Вчера к Кристине приезжала ее и уже наша подруга, классный человек и психолог, и она сказала:
– У вас так спокойно и умиротворенно, что я чувствую, как превращаюсь в морскую звезду, я хочу лежать раскинув руки, и кажется, что там, вдали, нет города.
А еще знаете, я разрешаю и коллегам, и подопечным привносить что-то свое. Появился у нас новый повар, и с ним появилась музыка. Он всегда включает классную и потрясающе интересную музыку. Появилась волонтер Анна, художница, и вот мы уже планируем итальянский дворик.

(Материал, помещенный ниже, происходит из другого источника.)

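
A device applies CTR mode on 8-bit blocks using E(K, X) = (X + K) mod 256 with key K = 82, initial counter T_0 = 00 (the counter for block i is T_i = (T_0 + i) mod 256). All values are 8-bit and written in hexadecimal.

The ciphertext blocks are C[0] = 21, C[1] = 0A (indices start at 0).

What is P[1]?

CTR decryption: S_i = E(K, T_i) where T_i is the counter for block i; P_i = C_i ⊕ S_i.
P[1]: T = 01, S = E(K, T) = 83; 0A ⊕ 83 = 89.

P[1] = 89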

Появилась Кристина, и у девочек сразу стал невероятно красивый маникюр. Появилась тренер Юля, и теперь у нас много смеха, заливистого, искреннего и весеннего, как она сама.
И так каждый раз, кто-то появляется, и мы делаем полшага назад, чтобы у нового подопечного или коллеги появилось пространство, чтобы сделать что-то свое, оставить что-то после себя.
Это важно, это ценно, это главное. И мне как человеку жесткому и деспотичному это давалось труднее всего, но результат того стоил, и я рада, что научилась этому.
А еще наши благотворители… Одна наша благотворительница помогла нам организовать кухню так круто и удобно, что теперь здесь всегда обитает куча народа: вечно кто-то ест, дремлет на диванчике, спорит, рисует, готовит, читает, учится и это невероятно здорово. Каждый день эта чудесная благотворительница с нами. Она внесла свою лепту, это не просто лепта, а прямо вклад, в том числе и в психическое здоровье команды, потому что нам тут хорошо и спокойно.
Такое вот откровение получилось. Вы можете как угодно относиться ко мне, к команде, но если у вас есть силы дать каплю спокойствия ближнему, найти в себе каплю тепла, сделайте это.